Hi, any updates ? Thanks for the info. But the problem still persist on Loki version 2.5.0

LinTechSo avatar Jun 26 '22 10:06 LinTechSo

I increased both the values frontend.max_outstanding_per_tenant and query_scheduler.max_outstanding_requests_per_tenant to 4096. I do not get any too many outstanding requests errors anymore (Loki v2.4.2, tested in test cluster as well as production cluster).

query_scheduler:
  max_outstanding_requests_per_tenant: 4096
frontend:
  max_outstanding_per_tenant: 4096
query_range:
  parallelise_shardable_queries: true
limits_config:
  split_queries_by_interval: 15m
  max_query_parallelism: 32

The default values for frontend.max_outstanding_per_tenant and query_scheduler.max_outstanding_requests_per_tenant are too low if you are using dashboards with multiple queries (multiple panels or multiple queries in one panel) over a longer time range because the queries will be split and will result in a lot of smaller sub-queries. Having multiple users using the same dashboard at the same time (or even only one user quickly refreshing the dashboard multiple times in a row) will further increase the count and you'll reach the limit even quicker. This write-up really helped me understanding the query splitting and why there are so many queries: https://taisho6339.gitbook.io/grafana-loki-deep-dive/query-process/split-a-query-into-someones and https://taisho6339.gitbook.io/grafana-loki-deep-dive/query-process/schedule-queries-to-queriers

stefan-fast avatar Jun 27 '22 08:06 stefan-fast

@stefan-fast Thank you so much for your help. By these configurations, I can confirm that the issue is fixed on Loki versions 2.5.0 and 2.4.2.
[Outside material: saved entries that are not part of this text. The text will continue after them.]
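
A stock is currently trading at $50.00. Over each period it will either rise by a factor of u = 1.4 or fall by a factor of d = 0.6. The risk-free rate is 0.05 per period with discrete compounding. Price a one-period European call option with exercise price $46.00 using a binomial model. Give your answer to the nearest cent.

Risk-neutral probability p = (1 + 0.05 − 0.6)/(1.4 − 0.6) = 0.4500/0.8000 = 0.5625
Terminal stock prices: S_u = 70, S_d = 30
Terminal payoffs (S − K): max(24, 0) = 24, max(-16, 0) = 0
Node 0 (S = 50): V_0 = 1/1.05·[0.5625·24.0000 + 0.4375·0.0000] = 12.8571

$12.86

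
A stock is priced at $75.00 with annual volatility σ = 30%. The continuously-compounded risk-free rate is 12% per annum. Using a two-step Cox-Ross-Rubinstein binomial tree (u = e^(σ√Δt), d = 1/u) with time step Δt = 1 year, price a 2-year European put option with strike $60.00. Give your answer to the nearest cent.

$1.98

CRR parameters: u = e^(σ√Δt) = e^(0.3·√1) = 1.3499, d = 1/u = 0.7408
Per-period rate: rΔt = 0.12·1 = 0.12, so R = e^0.12 = 1.1275
Risk-neutral probability p = (e^0.12 − 0.7408)/(1.3499 − 0.7408) = 0.3867/0.6090 = 0.6349
Terminal stock prices: S_uu = 136.7, S_ud = 75, S_dd = 41.16
Terminal payoffs (K − S): max(-76.66, 0) = 0, max(-15, 0) = 0, max(18.84, 0) = 18.84
Node u (S = 101.2): V_u = e^(−0.12)·[0.6349·0.0000 + 0.3651·0.0000] = 0.0000
Node d (S = 55.56): V_d = e^(−0.12)·[0.6349·0.0000 + 0.3651·18.8391] = 6.1004
Node 0 (S = 75): V_0 = e^(−0.12)·[0.6349·0.0000 + 0.3651·6.1004] = 1.9754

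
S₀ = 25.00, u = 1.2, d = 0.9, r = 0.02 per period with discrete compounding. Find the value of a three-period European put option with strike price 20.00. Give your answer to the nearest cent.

Risk-neutral probability p = (1 + 0.02 − 0.9)/(1.2 − 0.9) = 0.1200/0.3000 = 0.4000
Terminal stock prices: S_uuu = 43.2, S_uud = 32.4, S_udd = 24.3, S_ddd = 18.23
Terminal payoffs (K − S): max(-23.2, 0) = 0, max(-12.4, 0) = 0, max(-4.3, 0) = 0, max(1.775, 0) = 1.775
Node uu (S = 36): V_uu = 1/1.02·[0.4000·0.0000 + 0.6000·0.0000] = 0.0000
Node ud (S = 27): V_ud = 1/1.02·[0.4000·0.0000 + 0.6000·0.0000] = 0.0000
Node dd (S = 20.25): V_dd = 1/1.02·[0.4000·0.0000 + 0.6000·1.7750] = 1.0441
Node u (S = 30): V_u = 1/1.02·[0.4000·0.0000 + 0.6000·0.0000] = 0.0000
Node d (S = 22.5): V_d = 1/1.02·[0.4000·0.0000 + 0.6000·1.0441] = 0.6142
Node 0 (S = 25): V_0 = 1/1.02·[0.4000·0.0000 + 0.6000·0.6142] = 0.3613

0.36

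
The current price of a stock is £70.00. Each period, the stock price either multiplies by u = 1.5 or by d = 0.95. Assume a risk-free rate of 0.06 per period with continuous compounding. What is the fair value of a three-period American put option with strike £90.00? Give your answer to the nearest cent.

Risk-neutral probability p = (e^0.06 − 0.95)/(1.5 − 0.95) = 0.1118/0.5500 = 0.2033
Terminal stock prices: S_uuu = 236.2, S_uud = 149.6, S_udd = 94.76, S_ddd = 60.02
Terminal payoffs (K − S): max(-146.2, 0) = 0, max(-59.62, 0) = 0, max(-4.763, 0) = 0, max(29.98, 0) = 29.98
Node uu (S = 157.5): continuation = e^(−0.06)·[0.2033·0.0000 + 0.7967·0.0000] = 0.0000; exercise value = 0.0000 ≤ continuation, so V_uu = 0.0000
Node ud (S = 99.75): continuation = e^(−0.06)·[0.2033·0.0000 + 0.7967·0.0000] = 0.0000; exercise value = 0.0000 ≤ continuation, so V_ud = 0.0000
Node dd (S = 63.17): continuation = e^(−0.06)·[0.2033·0.0000 + 0.7967·29.9838] = 22.4958; exercise value = 26.8250 > continuation, so V_dd = 26.8250 (exercise)
Node u (S = 105): continuation = e^(−0.06)·[0.2033·0.0000 + 0.7967·0.0000] = 0.0000; exercise value = 0.0000 ≤ continuation, so V_u = 0.0000
Node d (S = 66.5): continuation = e^(−0.06)·[0.2033·0.0000 + 0.7967·26.8250] = 20.1259; exercise value = 23.5000 > continuation, so V_d = 23.5000 (exercise)
Node 0 (S = 70): continuation = e^(−0.06)·[0.2033·0.0000 + 0.7967·23.5000] = 17.6313; exercise value = 20.0000 > continuation, so V_0 = 20.0000 (exercise)

£20.00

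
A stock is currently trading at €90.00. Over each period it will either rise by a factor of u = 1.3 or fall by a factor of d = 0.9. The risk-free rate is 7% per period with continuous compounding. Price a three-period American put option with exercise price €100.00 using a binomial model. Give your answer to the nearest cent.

Risk-neutral probability p = (e^0.07 − 0.9)/(1.3 − 0.9) = 0.1725/0.4000 = 0.4313
Terminal stock prices: S_uuu = 197.7, S_uud = 136.9, S_udd = 94.77, S_ddd = 65.61
Terminal payoffs (K − S): max(-97.73, 0) = 0, max(-36.89, 0) = 0, max(5.23, 0) = 5.23, max(34.39, 0) = 34.39
Node uu (S = 152.1): continuation = e^(−0.07)·[0.4313·0.0000 + 0.5687·0.0000] = 0.0000; exercise value = 0.0000 ≤ continuation, so V_uu = 0.0000
Node ud (S = 105.3): continuation = e^(−0.07)·[0.4313·0.0000 + 0.5687·5.2300] = 2.7734; exercise value = 0.0000 ≤ continuation, so V_ud = 2.7734
Node dd (S = 72.9): continuation = e^(−0.07)·[0.4313·5.2300 + 0.5687·34.3900] = 20.3394; exercise value = 27.1000 > continuation, so V_dd = 27.1000 (exercise)
Node u (S = 117): continuation = e^(−0.07)·[0.4313·0.0000 + 0.5687·2.7734] = 1.4707; exercise value = 0.0000 ≤ continuation, so V_u = 1.4707
Node d (S = 81): continuation = e^(−0.07)·[0.4313·2.7734 + 0.5687·27.1000] = 15.4858; exercise value = 19.0000 > continuation, so V_d = 19.0000 (exercise)
Node 0 (S = 90): continuation = e^(−0.07)·[0.4313·1.4707 + 0.5687·19.0000] = 10.6667; exercise value = 10.0000 ≤ continuation, so V_0 = 10.6667

€10.67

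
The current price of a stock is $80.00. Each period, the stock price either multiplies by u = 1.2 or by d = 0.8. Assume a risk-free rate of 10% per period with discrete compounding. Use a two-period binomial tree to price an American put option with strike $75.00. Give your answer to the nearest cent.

$2.50

Risk-neutral probability p = (1 + 0.1 − 0.8)/(1.2 − 0.8) = 0.3000/0.4000 = 0.7500
Terminal stock prices: S_uu = 115.2, S_ud = 76.8, S_dd = 51.2
Terminal payoffs (K − S): max(-40.2, 0) = 0, max(-1.8, 0) = 0, max(23.8, 0) = 23.8
Node u (S = 96): continuation = 1/1.1·[0.7500·0.0000 + 0.2500·0.0000] = 0.0000; exercise value = 0.0000 ≤ continuation, so V_u = 0.0000
Node d (S = 64): continuation = 1/1.1·[0.7500·0.0000 + 0.2500·23.8000] = 5.4091; exercise value = 11.0000 > continuation, so V_d = 11.0000 (exercise)
Node 0 (S = 80): continuation = 1/1.1·[0.7500·0.0000 + 0.2500·11.0000] = 2.5000; exercise value = 0.0000 ≤ continuation, so V_0 = 2.5000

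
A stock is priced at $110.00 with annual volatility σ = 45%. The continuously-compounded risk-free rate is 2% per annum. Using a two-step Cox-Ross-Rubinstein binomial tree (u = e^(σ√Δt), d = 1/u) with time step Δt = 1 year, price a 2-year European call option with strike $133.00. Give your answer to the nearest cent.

CRR parameters: u = e^(σ√Δt) = e^(0.45·√1) = 1.5683, d = 1/u = 0.6376
Per-period rate: rΔt = 0.02·1 = 0.02, so R = e^0.02 = 1.0202
Risk-neutral probability p = (e^0.02 − 0.6376)/(1.5683 − 0.6376) = 0.3826/0.9307 = 0.4111
Terminal stock prices: S_uu = 270.6, S_ud = 110, S_dd = 44.72
Terminal payoffs (S − K): max(137.6, 0) = 137.6, max(-23, 0) = 0, max(-88.28, 0) = 0
Node u (S = 172.5): V_u = e^(−0.02)·[0.4111·137.5563 + 0.5889·0.0000] = 55.4252
Node d (S = 70.14): V_d = e^(−0.02)·[0.4111·0.0000 + 0.5889·0.0000] = 0.0000
Node 0 (S = 110): V_0 = e^(−0.02)·[0.4111·55.4252 + 0.5889·0.0000] = 22.3323

$22.33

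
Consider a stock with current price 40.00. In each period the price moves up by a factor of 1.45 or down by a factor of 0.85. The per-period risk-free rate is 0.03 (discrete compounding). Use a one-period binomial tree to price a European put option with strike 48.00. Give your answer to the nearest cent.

9.51

Risk-neutral probability p = (1 + 0.03 − 0.85)/(1.45 − 0.85) = 0.1800/0.6000 = 0.3000
Terminal stock prices: S_u = 58, S_d = 34
Terminal payoffs (K − S): max(-10, 0) = 0, max(14, 0) = 14
Node 0 (S = 40): V_0 = 1/1.03·[0.3000·0.0000 + 0.7000·14.0000] = 9.5146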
LinTechSo avatar Jun 27 '22 09:06 LinTechSo

This doesnt work with 2.6.2

Alcatros avatar Jul 01 '22 00:07 Alcatros

So if i understand correctly, the issue is cause by the default settings of.
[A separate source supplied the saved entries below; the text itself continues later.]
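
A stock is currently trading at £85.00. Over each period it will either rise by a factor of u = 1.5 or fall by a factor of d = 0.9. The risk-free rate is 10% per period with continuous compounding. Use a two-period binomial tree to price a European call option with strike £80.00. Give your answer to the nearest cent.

£23.45

Risk-neutral probability p = (e^0.1 − 0.9)/(1.5 − 0.9) = 0.2052/0.6000 = 0.3420
Terminal stock prices: S_uu = 191.2, S_ud = 114.8, S_dd = 68.85
Terminal payoffs (S − K): max(111.2, 0) = 111.2, max(34.75, 0) = 34.75, max(-11.15, 0) = 0
Node u (S = 127.5): V_u = e^(−0.1)·[0.3420·111.2500 + 0.6580·34.7500] = 55.1130
Node d (S = 76.5): V_d = e^(−0.1)·[0.3420·34.7500 + 0.6580·0.0000] = 10.7520
Node 0 (S = 85): V_0 = e^(−0.1)·[0.3420·55.1130 + 0.6580·10.7520] = 23.4546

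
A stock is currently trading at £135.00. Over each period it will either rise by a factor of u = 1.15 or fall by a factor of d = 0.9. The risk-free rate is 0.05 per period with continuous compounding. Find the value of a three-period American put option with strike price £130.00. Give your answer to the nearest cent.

Risk-neutral probability p = (e^0.05 − 0.9)/(1.15 − 0.9) = 0.1513/0.2500 = 0.6051
Terminal stock prices: S_uuu = 205.3, S_uud = 160.7, S_udd = 125.8, S_ddd = 98.42
Terminal payoffs (K − S): max(-75.32, 0) = 0, max(-30.68, 0) = 0, max(4.247, 0) = 4.247, max(31.58, 0) = 31.58
Node uu (S = 178.5): continuation = e^(−0.05)·[0.6051·0.0000 + 0.3949·0.0000] = 0.0000; exercise value = 0.0000 ≤ continuation, so V_uu = 0.0000
Node ud (S = 139.7): continuation = e^(−0.05)·[0.6051·0.0000 + 0.3949·4.2475] = 1.5956; exercise value = 0.0000 ≤ continuation, so V_ud = 1.5956
Node dd (S = 109.4): continuation = e^(−0.05)·[0.6051·4.2475 + 0.3949·31.5850] = 14.3098; exercise value = 20.6500 > continuation, so V_dd = 20.6500 (exercise)
Node u (S = 155.2): continuation = e^(−0.05)·[0.6051·0.0000 + 0.3949·1.5956] = 0.5994; exercise value = 0.0000 ≤ continuation, so V_u = 0.5994
Node d (S = 121.5): continuation = e^(−0.05)·[0.6051·1.5956 + 0.3949·20.6500] = 8.6757; exercise value = 8.5000 ≤ continuation, so V_d = 8.6757
Node 0 (S = 135): continuation = e^(−0.05)·[0.6051·0.5994 + 0.3949·8.6757] = 3.6041; exercise value = 0.0000 ≤ continuation, so V_0 = 3.6041

£3.60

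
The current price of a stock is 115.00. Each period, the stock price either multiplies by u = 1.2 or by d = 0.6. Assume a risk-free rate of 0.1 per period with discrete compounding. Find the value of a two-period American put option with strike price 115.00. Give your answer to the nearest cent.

10.67

Risk-neutral probability p = (1 + 0.1 − 0.6)/(1.2 − 0.6) = 0.5000/0.6000 = 0.8333
Terminal stock prices: S_uu = 165.6, S_ud = 82.8, S_dd = 41.4
Terminal payoffs (K − S): max(-50.6, 0) = 0, max(32.2, 0) = 32.2, max(73.6, 0) = 73.6
Node u (S = 138): continuation = 1/1.1·[0.8333·0.0000 + 0.1667·32.2000] = 4.8788; exercise value = 0.0000 ≤ continuation, so V_u = 4.8788
Node d (S = 69): continuation = 1/1.1·[0.8333·32.2000 + 0.1667·73.6000] = 35.5455; exercise value = 46.0000 > continuation, so V_d = 46.0000 (exercise)
Node 0 (S = 115): continuation = 1/1.1·[0.8333·4.8788 + 0.1667·46.0000] = 10.6657; exercise value = 0.0000 ≤ continuation, so V_0 = 10.6657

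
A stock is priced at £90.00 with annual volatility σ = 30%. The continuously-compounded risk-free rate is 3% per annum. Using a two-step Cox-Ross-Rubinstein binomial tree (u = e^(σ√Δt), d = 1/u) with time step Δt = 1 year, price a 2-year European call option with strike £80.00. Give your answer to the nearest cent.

CRR parameters: u = e^(σ√Δt) = e^(0.3·√1) = 1.3499, d = 1/u = 0.7408
Per-period rate: rΔt = 0.03·1 = 0.03, so R = e^0.03 = 1.0305
Risk-neutral probability p = (e^0.03 − 0.7408)/(1.3499 − 0.7408) = 0.2896/0.6090 = 0.4756
Terminal stock prices: S_uu = 164, S_ud = 90, S_dd = 49.39
Terminal payoffs (S − K): max(83.99, 0) = 83.99, max(10, 0) = 10, max(-30.61, 0) = 0
Node u (S = 121.5): V_u = e^(−0.03)·[0.4756·83.9907 + 0.5244·10.0000] = 43.8516
Node d (S = 66.67): V_d = e^(−0.03)·[0.4756·10.0000 + 0.5244·0.0000] = 4.6151
Node 0 (S = 90): V_0 = e^(−0.03)·[0.4756·43.8516 + 0.5244·4.6151] = 22.5866

£22.59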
  • limits_config.max_query_parallelism = 32
  • limits_config.split_queries_by_interval = 30m
  • query_scheduler.max_outstanding_requests_per_tenant = 100

30min * 32 gives you a time range of 16h, this is where max parallelism per query is reached. Now if a single dashboard spanning 16h runs 3 such queries at the same time , you already get 32*3 > 100, and get too many outstanding requests error? Same if several users run such queries/dashboards.
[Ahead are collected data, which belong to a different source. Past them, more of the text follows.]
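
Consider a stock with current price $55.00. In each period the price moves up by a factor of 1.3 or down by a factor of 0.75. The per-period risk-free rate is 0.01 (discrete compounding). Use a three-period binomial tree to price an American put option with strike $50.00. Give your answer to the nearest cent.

Risk-neutral probability p = (1 + 0.01 − 0.75)/(1.3 − 0.75) = 0.2600/0.5500 = 0.4727
Terminal stock prices: S_uuu = 120.8, S_uud = 69.71, S_udd = 40.22, S_ddd = 23.2
Terminal payoffs (K − S): max(-70.84, 0) = 0, max(-19.71, 0) = 0, max(9.781, 0) = 9.781, max(26.8, 0) = 26.8
Node uu (S = 92.95): continuation = 1/1.01·[0.4727·0.0000 + 0.5273·0.0000] = 0.0000; exercise value = 0.0000 ≤ continuation, so V_uu = 0.0000
Node ud (S = 53.62): continuation = 1/1.01·[0.4727·0.0000 + 0.5273·9.7812] = 5.1063; exercise value = 0.0000 ≤ continuation, so V_ud = 5.1063
Node dd (S = 30.94): continuation = 1/1.01·[0.4727·9.7812 + 0.5273·26.7969] = 18.5675; exercise value = 19.0625 > continuation, so V_dd = 19.0625 (exercise)
Node u (S = 71.5): continuation = 1/1.01·[0.4727·0.0000 + 0.5273·5.1063] = 2.6658; exercise value = 0.0000 ≤ continuation, so V_u = 2.6658
Node d (S = 41.25): continuation = 1/1.01·[0.4727·5.1063 + 0.5273·19.0625] = 12.3416; exercise value = 8.7500 ≤ continuation, so V_d = 12.3416
Node 0 (S = 55): continuation = 1/1.01·[0.4727·2.6658 + 0.5273·12.3416] = 7.6907; exercise value = 0.0000 ≤ continuation, so V_0 = 7.6907

$7.69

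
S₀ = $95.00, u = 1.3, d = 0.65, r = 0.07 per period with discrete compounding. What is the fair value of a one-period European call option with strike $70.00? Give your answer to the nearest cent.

$32.31

Risk-neutral probability p = (1 + 0.07 − 0.65)/(1.3 − 0.65) = 0.4200/0.6500 = 0.6462
Terminal stock prices: S_u = 123.5, S_d = 61.75
Terminal payoffs (S − K): max(53.5, 0) = 53.5, max(-8.25, 0) = 0
Node 0 (S = 95): V_0 = 1/1.07·[0.6462·53.5000 + 0.3538·0.0000] = 32.3077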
Would reducing the max_query_parallelism also help to avoid this issue?

hterik avatar Jul 04 '22 09:07 hterik

yep, i still have this problem in v2.5.0

the-elder avatar Jul 12 '22 06:07 the-elder

reporting in that I have this issue with 2.4.2, the dashboard works fine when I have one panel with 3 queries in it (they are relatively the same so they may actually be run as one query) but when I add another panel with only one query I get this error, although I'm using the one hour timeframe so it shouldnt be split into too many.

RT-Tap avatar Jul 12 '22 08:07 RT-Tap